Currently, the google FHIR project only supports core and us-core FHIR schema out of the box, but the San Digital team have a prototype that compiles the current version of uk core v2.

The UK is already collaborating on producing a standard that is machine readable and distributed by a package management system. These packages can be compiled into software artifacts using tooling supported by major cloud vendors. It would seem both possible, and sensible to also produce reference recognisers and other software and distribute it to stakeholders. Industry standard continuous integration techniques can be used to process updates to FHIR specifications. Client and server components could be automatically integration tested against multiple versions of each other and internal and external teams could take dependencies on these releases.

Schema

Verified, automatically derived recognisers are useful at many levels within components of a FHIR ecosystem:

Validating service input

The sooner client data is validated the more efficiently it can be processed. Eliminating potential issues at compile time prevents wasted developer and testing time later in the development process. Runtime errors can be effectively caught before further processing reducing the scope of impact.

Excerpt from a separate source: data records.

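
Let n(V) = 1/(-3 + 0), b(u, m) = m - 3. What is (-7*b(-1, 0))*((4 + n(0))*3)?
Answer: 231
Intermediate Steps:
b(u, m) = -3 + m
n(V) = -1/3 (n(V) = 1/(-3) = -1/3)
(-7*b(-1, 0))*((4 + n(0))*3) = (-7*(-3 + 0))*((4 - 1/3)*3) = (-7*(-3))*((11/3)*3) = 21*11 = 231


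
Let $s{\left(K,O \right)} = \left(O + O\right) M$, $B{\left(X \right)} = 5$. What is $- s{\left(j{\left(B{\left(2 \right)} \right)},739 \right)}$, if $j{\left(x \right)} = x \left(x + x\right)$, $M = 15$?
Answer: $-22170$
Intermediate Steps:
$j{\left(x \right)} = 2 x^{2}$ ($j{\left(x \right)} = x 2 x = 2 x^{2}$)
$s{\left(K,O \right)} = 30 O$ ($s{\left(K,O \right)} = \left(O + O\right) 15 = 2 O 15 = 30 O$)
$- s{\left(j{\left(B{\left(2 \right)} \right)},739 \right)} = - 30 \cdot 739 = \left(-1\right) 22170 = -22170$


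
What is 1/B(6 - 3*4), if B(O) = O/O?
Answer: 1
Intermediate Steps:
B(O) = 1
1/B(6 - 3*4) = 1/1 = 1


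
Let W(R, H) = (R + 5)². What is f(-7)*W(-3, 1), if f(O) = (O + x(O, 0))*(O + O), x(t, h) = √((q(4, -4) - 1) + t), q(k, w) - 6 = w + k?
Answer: 392 - 56*I*√2 ≈ 392.0 - 79.196*I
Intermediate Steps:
q(k, w) = 6 + k + w (q(k, w) = 6 + (w + k) = 6 + (k + w) = 6 + k + w)
x(t, h) = √(5 + t) (x(t, h) = √(((6 + 4 - 4) - 1) + t) = √((6 - 1) + t) = √(5 + t))
f(O) = 2*O*(O + √(5 + O)) (f(O) = (O + √(5 + O))*(O + O) = (O + √(5 + O))*(2*O) = 2*O*(O + √(5 + O)))
W(R, H) = (5 + R)²
f(-7)*W(-3, 1) = (2*(-7)*(-7 + √(5 - 7)))*(5 - 3)² = (2*(-7)*(-7 + √(-2)))*2² = (2*(-7)*(-7 + I*√2))*4 = (98 - 14*I*√2)*4 = 392 - 56*I*√2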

The creation of a reference client implementation that can validate before sending an invalid message

Well typed data can just as easily be enforced on a client as a server, if there is governance and infrastructure in place to distribute components. Validating data before it is sent reduces error rates and simplifies the diagnosis of failures involving multiple parties.

Building analytics and AI models

Constrained and validated data sets require less effort homogenizing the data leaving more resource available for valuable analytics.

Developer experience and onboarding

Strict object types and a reference client can ease adoption with the correct governance and tooling. FHIR objects are complex to construct, language bindings would enable compilers and compiler tooling to assist developers.